期刊名称:International Journal of Applied Mathematics and Computer Science
电子版ISSN:2083-8492
出版年度:2019
卷号:29
期号:1
页码:1-11
DOI:10.2478/amcs-2019-0006
出版社:De Gruyter Open
摘要:Finding clusters in high dimensional data is a challenging research problem. Subspace clustering algorithms aim to find
clusters in all possible subspaces of the dataset, where a subspace is a subset of dimensions of the data. But the exponential
increase in the number of subspaces with the dimensionality of data renders most of the algorithms inefficient as well
as ineffective.

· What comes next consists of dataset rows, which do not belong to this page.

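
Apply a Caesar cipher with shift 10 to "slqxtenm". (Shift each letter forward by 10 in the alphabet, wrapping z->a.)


Input: 'slqxtenm', shift = 10
Operation: for each letter, (position + 10) mod 26
Mapping: 's'(18+10=28, 28 mod 26=2)->'c', 'l'(11+10=21)->'v', 'q'(16+10=26, 26 mod 26=0)->'a', 'x'(23+10=33, 33 mod 26=7)->'h', 't'(19+10=29, 29 mod 26=3)->'d', 'e'(4+10=14)->'o', 'n'(13+10=23)->'x', 'm'(12+10=22)->'w'
Result: cvahdoxw


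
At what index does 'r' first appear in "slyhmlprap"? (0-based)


Input string: 'slyhmlprap'
Target: 'r'
Scanning left to right: s[0]='s', s[1]='l', s[2]='y', s[3]='h', s[4]='m', s[5]='l', s[6]='p', s[7]='r'
First match at index: 7


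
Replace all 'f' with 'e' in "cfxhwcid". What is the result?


Input string: 'cfxhwcid'
Operation: replace 'f' with 'e'
Positions of 'f': 1
After replacement: cexhwcid


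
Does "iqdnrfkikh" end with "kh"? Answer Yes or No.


Input string: 'iqdnrfkikh'
Suffix to check: 'kh'
Last 2 characters of input: 'kh'
Match: True
Result: Yes


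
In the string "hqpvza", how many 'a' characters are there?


Input string: 'hqpvza'
Target character: 'a'
Scan each position: s[5]='a'
Matches found at indices: 5
Total: 1


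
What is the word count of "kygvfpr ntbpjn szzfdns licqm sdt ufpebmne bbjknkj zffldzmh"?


Input string: 'kygvfpr ntbpjn szzfdns licqm sdt ufpebmne bbjknkj zffldzmh'
Operation: split by spaces
Words found: 'kygvfpr', 'ntbpjn', 'szzfdns', 'licqm', 'sdt', 'ufpebmne', 'bbjknkj', 'zffldzmh'
Word count: 8


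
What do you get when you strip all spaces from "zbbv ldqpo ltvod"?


Input string: 'zbbv ldqpo ltvod'
Operation: remove all spaces
Words: 'zbbv', 'ldqpo', 'ltvod'
Join without spaces: zbbvldqpoltvod


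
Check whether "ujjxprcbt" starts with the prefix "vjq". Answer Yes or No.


Input string: 'ujjxprcbt'
Prefix to check: 'vjq'
First 3 characters of input: 'ujj'
Match: False
Result: No


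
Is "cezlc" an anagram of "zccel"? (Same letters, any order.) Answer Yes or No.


String 1: 'zccel' -> sorted: 'ccelz'
String 2: 'cezlc' -> sorted: 'ccelz'
Compare sorted forms: 'ccelz' == 'ccelz'
Anagram: Yes


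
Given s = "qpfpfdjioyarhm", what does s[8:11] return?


Input string: 'qpfpfdjioyarhm'
Operation: slice [8:11]
Extract characters: s[8]='o', s[9]='y', s[10]='a'
Result: oya


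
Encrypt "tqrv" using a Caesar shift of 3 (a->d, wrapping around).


Input: 'tqrv', shift = 3
Operation: for each letter, (position + 3) mod 26
Mapping: 't'(19+3=22)->'w', 'q'(16+3=19)->'t', 'r'(17+3=20)->'u', 'v'(21+3=24)->'y'
Result: wtuy


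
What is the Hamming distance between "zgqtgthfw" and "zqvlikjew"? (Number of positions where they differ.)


String 1: 'zgqtgthfw'
String 2: 'zqvlikjew'
Compare each position: pos 0: 'z'=='z', pos 1: 'g'!='q', pos 2: 'q'!='v', pos 3: 't'!='l', pos 4: 'g'!='i', pos 5: 't'!='k', pos 6: 'h'!='j', pos 7: 'f'!='e', pos 8: 'w'=='w'
Differing positions: 7
Hamming distance: 7


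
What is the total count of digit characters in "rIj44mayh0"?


Input string: 'rIj44mayh0'
Operation: count digit characters (0-9)
Scan: 'r', 'I', 'j', '4'(digit), '4'(digit), 'm', 'a', 'y', 'h', '0'(digit)
Digits found: 3
Result: 3


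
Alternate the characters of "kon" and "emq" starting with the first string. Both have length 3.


String 1: 'kon'
String 2: 'emq'
Operation: alternate characters
Pairs: 'k'+'e', 'o'+'m', 'n'+'q'
Result: keomnq


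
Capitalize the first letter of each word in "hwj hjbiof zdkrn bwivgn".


Input string: 'hwj hjbiof zdkrn bwivgn'
Operation: capitalize first letter of each word
Word transformations: 'hwj'->'Hwj', 'hjbiof'->'Hjbiof', 'zdkrn'->'Zdkrn', 'bwivgn'->'Bwivgn'
Result: Hwj Hjbiof Zdkrn Bwivgn


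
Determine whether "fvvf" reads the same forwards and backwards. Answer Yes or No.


Input string: 'fvvf'
Reversed: 'fvvf'
Compare pairs: s[0]='f' vs s[3]='f' (match), s[1]='v' vs s[2]='v' (match)
Palindrome: Yes


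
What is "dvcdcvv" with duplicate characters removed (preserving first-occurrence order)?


Input: 'dvcdcvv'
Operation: keep first occurrence of each character
Scan: s[0]='d' new -> keep; s[1]='v' new -> keep; s[2]='c' new -> keep; s[3]='d' seen -> skip; s[4]='c' seen -> skip; s[5]='v' seen -> skip; s[6]='v' seen -> skip
Result: dvc


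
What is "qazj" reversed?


Input string: 'qazj'
Operation: reverse character order
Original order: 'q' -> 'a' -> 'z' -> 'j'
Reversed order: 'j' -> 'z' -> 'a' -> 'q'
Result: jzaq


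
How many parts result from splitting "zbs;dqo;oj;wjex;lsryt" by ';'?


Input string: 'zbs;dqo;oj;wjex;lsryt'
Delimiter: ';'
Split result: 'zbs', 'dqo', 'oj', 'wjex', 'lsryt'
Number of parts: 5


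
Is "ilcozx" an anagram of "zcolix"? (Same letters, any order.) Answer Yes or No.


String 1: 'zcolix' -> sorted: 'ciloxz'
String 2: 'ilcozx' -> sorted: 'ciloxz'
Compare sorted forms: 'ciloxz' == 'ciloxz'
Anagram: Yes


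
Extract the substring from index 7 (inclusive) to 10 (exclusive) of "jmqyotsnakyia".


Input string: 'jmqyotsnakyia'
Operation: slice [7:10]
Extract characters: s[7]='n', s[8]='a', s[9]='k'
Result: nak


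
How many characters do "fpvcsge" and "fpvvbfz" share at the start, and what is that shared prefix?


String 1: 'fpvcsge'
String 2: 'fpvvbfz'
Compare position by position:
pos 0: 'f' vs 'f' match
pos 1: 'p' vs 'p' match
pos 2: 'v' vs 'v' match
pos 3: 'c' vs 'v' differ -> stop
Longest common prefix: "fpv" (length 3)


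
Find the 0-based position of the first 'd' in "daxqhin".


Input string: 'daxqhin'
Target: 'd'
Scanning left to right: s[0]='d'
First match at index: 0


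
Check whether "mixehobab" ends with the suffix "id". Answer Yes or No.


Input string: 'mixehobab'
Suffix to check: 'id'
Last 2 characters of input: 'ab'
Match: False
Result: No


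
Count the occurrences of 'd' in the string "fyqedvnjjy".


Input string: 'fyqedvnjjy'
Target character: 'd'
Scan each position: s[4]='d'
Matches found at indices: 4
Total: 1


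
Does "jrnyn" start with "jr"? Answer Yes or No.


Input string: 'jrnyn'
Prefix to check: 'jr'
First 2 characters of input: 'jr'
Match: True
Result: Yes


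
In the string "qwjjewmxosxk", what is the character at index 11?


Input string: 'qwjjewmxosxk'
Operation: get character at index 11
Index mapping: s[0]='q', s[1]='w', s[2]='j', s[3]='j', s[4]='e', s[5]='w', s[6]='m', s[7]='x', s[8]='o', s[9]='s', s[10]='x', s[11]='k'
Result: 'k'


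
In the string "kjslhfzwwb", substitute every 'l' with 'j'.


Input string: 'kjslhfzwwb'
Operation: replace 'l' with 'j'
Positions of 'l': 3
After replacement: kjsjhfzwwb


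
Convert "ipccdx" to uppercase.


Input string: 'ipccdx'
Operation: convert each letter to uppercase
Mapping: 'i'->'I', 'p'->'P', 'c'->'C', 'c'->'C', 'd'->'D', 'x'->'X'
Result: IPCCDX


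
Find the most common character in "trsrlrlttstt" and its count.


Input: 'trsrlrlttstt'
Operation: tally each character
Counts: 'l':2, 'r':3, 's':2, 't':5
Maximum: 't' appears 5 times


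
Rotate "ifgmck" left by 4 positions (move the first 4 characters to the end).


Input: 'ifgmck', shift = 4
Operation: split at index 4 and swap parts
Front part s[0:4] = 'ifgm'
Back part s[4:] = 'ck'
Rotated = back + front = 'ck' + 'ifgm'
Result: ckifgm


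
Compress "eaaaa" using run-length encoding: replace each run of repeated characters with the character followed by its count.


Input: 'eaaaa'
Operation: identify consecutive runs
Runs: 'e' -> e1, 'aaaa' -> a4
Encoded: e1a4


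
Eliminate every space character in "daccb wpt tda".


Input string: 'daccb wpt tda'
Operation: remove all spaces
Words: 'daccb', 'wpt', 'tda'
Join without spaces: daccbwpttda


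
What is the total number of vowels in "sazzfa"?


Input string: 'sazzfa'
Operation: count vowels (a, e, i, o, u)
Scan: s[0]='s', s[1]='a' (vowel), s[2]='z', s[3]='z', s[4]='f', s[5]='a' (vowel)
Vowels found: 2
Result: 2


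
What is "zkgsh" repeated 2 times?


Input string: 'zkgsh'
Operation: repeat 2 times
Concatenation: 'zkgsh' + 'zkgsh'
Result: zkgshzkgsh


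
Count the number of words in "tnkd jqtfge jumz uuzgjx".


Input string: 'tnkd jqtfge jumz uuzgjx'
Operation: split by spaces
Words found: 'tnkd', 'jqtfge', 'jumz', 'uuzgjx'
Word count: 4


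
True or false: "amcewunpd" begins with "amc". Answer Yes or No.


Input string: 'amcewunpd'
Prefix to check: 'amc'
First 3 characters of input: 'amc'
Match: True
Result: Yes


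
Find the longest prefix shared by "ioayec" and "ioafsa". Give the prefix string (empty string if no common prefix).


String 1: 'ioayec'
String 2: 'ioafsa'
Compare position by position:
pos 0: 'i' vs 'i' match
pos 1: 'o' vs 'o' match
pos 2: 'a' vs 'a' match
pos 3: 'y' vs 'f' differ -> stop
Longest common prefix: "ioa" (length 3)


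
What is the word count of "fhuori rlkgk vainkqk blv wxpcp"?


Input string: 'fhuori rlkgk vainkqk blv wxpcp'
Operation: split by spaces
Words found: 'fhuori', 'rlkgk', 'vainkqk', 'blv', 'wxpcp'
Word count: 5


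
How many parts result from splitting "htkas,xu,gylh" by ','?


Input string: 'htkas,xu,gylh'
Delimiter: ','
Split result: 'htkas', 'xu', 'gylh'
Number of parts: 3


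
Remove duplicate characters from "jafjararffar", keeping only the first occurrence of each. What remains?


Input: 'jafjararffar'
Operation: keep first occurrence of each character
Scan: s[0]='j' new -> keep; s[1]='a' new -> keep; s[2]='f' new -> keep; s[3]='j' seen -> skip; s[4]='a' seen -> skip; s[5]='r' new -> keep; s[6]='a' seen -> skip; s[7]='r' seen -> skip; s[8]='f' seen -> skip; s[9]='f' seen -> skip; s[10]='a' seen -> skip; s[11]='r' seen -> skip
Result: jafr


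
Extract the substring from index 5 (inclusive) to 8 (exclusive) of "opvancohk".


Input string: 'opvancohk'
Operation: slice [5:8]
Extract characters: s[5]='c', s[6]='o', s[7]='h'
Result: coh


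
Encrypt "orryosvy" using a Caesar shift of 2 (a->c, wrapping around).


Input: 'orryosvy', shift = 2
Operation: for each letter, (position + 2) mod 26
Mapping: 'o'(14+2=16)->'q', 'r'(17+2=19)->'t', 'r'(17+2=19)->'t', 'y'(24+2=26, 26 mod 26=0)->'a', 'o'(14+2=16)->'q', 's'(18+2=20)->'u', 'v'(21+2=23)->'x', 'y'(24+2=26, 26 mod 26=0)->'a'
Result: qttaquxa


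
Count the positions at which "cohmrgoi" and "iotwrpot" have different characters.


String 1: 'cohmrgoi'
String 2: 'iotwrpot'
Compare each position: pos 0: 'c'!='i', pos 1: 'o'=='o', pos 2: 'h'!='t', pos 3: 'm'!='w', pos 4: 'r'=='r', pos 5: 'g'!='p', pos 6: 'o'=='o', pos 7: 'i'!='t'
Differing positions: 5
Hamming distance: 5


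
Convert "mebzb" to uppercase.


Input string: 'mebzb'
Operation: convert each letter to uppercase
Mapping: 'm'->'M', 'e'->'E', 'b'->'B', 'z'->'Z', 'b'->'B'
Result: MEBZB


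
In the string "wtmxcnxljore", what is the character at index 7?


Input string: 'wtmxcnxljore'
Operation: get character at index 7
Index mapping: s[0]='w', s[1]='t', s[2]='m', s[3]='x', s[4]='c', s[5]='n', s[6]='x', s[7]='l'
Result: 'l'


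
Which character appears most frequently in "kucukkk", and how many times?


Input: 'kucukkk'
Operation: tally each character
Counts: 'c':1, 'k':4, 'u':2
Maximum: 'k' appears 4 times


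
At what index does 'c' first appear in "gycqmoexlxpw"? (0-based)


Input string: 'gycqmoexlxpw'
Target: 'c'
Scanning left to right: s[0]='g', s[1]='y', s[2]='c'
First match at index: 2


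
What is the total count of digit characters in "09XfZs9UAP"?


Input string: '09XfZs9UAP'
Operation: count digit characters (0-9)
Scan: '0'(digit), '9'(digit), 'X', 'f', 'Z', 's', '9'(digit), 'U', 'A', 'P'
Digits found: 3
Result: 3


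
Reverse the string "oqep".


Input string: 'oqep'
Operation: reverse character order
Original order: 'o' -> 'q' -> 'e' -> 'p'
Reversed order: 'p' -> 'e' -> 'q' -> 'o'
Result: peqo


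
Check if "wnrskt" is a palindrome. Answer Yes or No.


Input string: 'wnrskt'
Reversed: 'tksrnw'
Compare pairs: s[0]='w' vs s[5]='t' (mismatch), s[1]='n' vs s[4]='k' (mismatch), s[2]='r' vs s[3]='s' (mismatch)
Palindrome: No


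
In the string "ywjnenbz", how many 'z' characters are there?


Input string: 'ywjnenbz'
Target character: 'z'
Scan each position: s[7]='z'
Matches found at indices: 7
Total: 1


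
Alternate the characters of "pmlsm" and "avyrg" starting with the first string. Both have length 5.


String 1: 'pmlsm'
String 2: 'avyrg'
Operation: alternate characters
Pairs: 'p'+'a', 'm'+'v', 'l'+'y', 's'+'r', 'm'+'g'
Result: pamvlysrmg


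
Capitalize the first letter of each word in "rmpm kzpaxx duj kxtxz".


Input string: 'rmpm kzpaxx duj kxtxz'
Operation: capitalize first letter of each word
Word transformations: 'rmpm'->'Rmpm', 'kzpaxx'->'Kzpaxx', 'duj'->'Duj', 'kxtxz'->'Kxtxz'
Result: Rmpm Kzpaxx Duj Kxtxz


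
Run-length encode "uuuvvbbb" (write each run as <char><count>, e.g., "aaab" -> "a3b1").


Input: 'uuuvvbbb'
Operation: identify consecutive runs
Runs: 'uuu' -> u3, 'vv' -> v2, 'bbb' -> b3
Encoded: u3v2b3


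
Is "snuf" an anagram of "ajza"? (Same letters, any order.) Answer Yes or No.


String 1: 'ajza' -> sorted: 'aajz'
String 2: 'snuf' -> sorted: 'fnsu'
Compare sorted forms: 'aajz' != 'fnsu'
Anagram: No


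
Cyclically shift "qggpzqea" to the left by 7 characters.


Input: 'qggpzqea', shift = 7
Operation: split at index 7 and swap parts
Front part s[0:7] = 'qggpzqe'
Back part s[7:] = 'a'
Rotated = back + front = 'a' + 'qggpzqe'
Result: aqggpzqe


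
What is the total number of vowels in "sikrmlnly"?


Input string: 'sikrmlnly'
Operation: count vowels (a, e, i, o, u)
Scan: s[0]='s', s[1]='i' (vowel), s[2]='k', s[3]='r', s[4]='m', s[5]='l', s[6]='n', s[7]='l', s[8]='y'
Vowels found: 1
Result: 1


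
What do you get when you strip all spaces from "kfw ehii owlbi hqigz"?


Input string: 'kfw ehii owlbi hqigz'
Operation: remove all spaces
Words: 'kfw', 'ehii', 'owlbi', 'hqigz'
Join without spaces: kfwehiiowlbihqigz


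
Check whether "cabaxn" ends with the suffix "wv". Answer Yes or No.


Input string: 'cabaxn'
Suffix to check: 'wv'
Last 2 characters of input: 'xn'
Match: False
Result: No


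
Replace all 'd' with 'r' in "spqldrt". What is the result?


Input string: 'spqldrt'
Operation: replace 'd' with 'r'
Positions of 'd': 4
After replacement: spqlrrt


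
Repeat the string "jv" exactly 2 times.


Input string: 'jv'
Operation: repeat 2 times
Concatenation: 'jv' + 'jv'
Result: jvjv


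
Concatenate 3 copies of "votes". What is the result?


Input string: 'votes'
Operation: repeat 3 times
Concatenation: 'votes' + 'votes' + 'votes'
Result: votesvotesvotes


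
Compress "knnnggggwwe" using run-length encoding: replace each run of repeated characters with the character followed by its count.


Input: 'knnnggggwwe'
Operation: identify consecutive runs
Runs: 'k' -> k1, 'nnn' -> n3, 'gggg' -> g4, 'ww' -> w2, 'e' -> e1
Encoded: k1n3g4w2e1


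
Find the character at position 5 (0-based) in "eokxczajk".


Input string: 'eokxczajk'
Operation: get character at index 5
Index mapping: s[0]='e', s[1]='o', s[2]='k', s[3]='x', s[4]='c', s[5]='z'
Result: 'z'


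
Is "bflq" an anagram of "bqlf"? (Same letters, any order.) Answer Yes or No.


String 1: 'bqlf' -> sorted: 'bflq'
String 2: 'bflq' -> sorted: 'bflq'
Compare sorted forms: 'bflq' == 'bflq'
Anagram: Yes


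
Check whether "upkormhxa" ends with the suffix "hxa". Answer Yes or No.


Input string: 'upkormhxa'
Suffix to check: 'hxa'
Last 3 characters of input: 'hxa'
Match: True
Result: Yes


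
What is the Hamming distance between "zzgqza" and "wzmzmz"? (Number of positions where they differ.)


String 1: 'zzgqza'
String 2: 'wzmzmz'
Compare each position: pos 0: 'z'!='w', pos 1: 'z'=='z', pos 2: 'g'!='m', pos 3: 'q'!='z', pos 4: 'z'!='m', pos 5: 'a'!='z'
Differing positions: 5
Hamming distance: 5


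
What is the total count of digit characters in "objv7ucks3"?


Input string: 'objv7ucks3'
Operation: count digit characters (0-9)
Scan: 'o', 'b', 'j', 'v', '7'(digit), 'u', 'c', 'k', 's', '3'(digit)
Digits found: 2
Result: 2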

Moreover, these algorithms have ingrained data dependency in the clustering process, which means that
parallelization becomes difficult and inefficient. SUBSCALE is a recent subspace clustering algorithm which is scalable
with the dimensions and contains independent processing steps which can be exploited through parallelism. In this paper,
we aim to leverage the computational power of widely available multi-core processors to improve the runtime performance
of the SUBSCALE algorithm. The experimental evaluation shows linear speedup. Moreover, we develop an approach using
graphics processing units (GPUs) for fine-grained data parallelism to accelerate the computation further. First tests of the
GPU implementation show very promising results.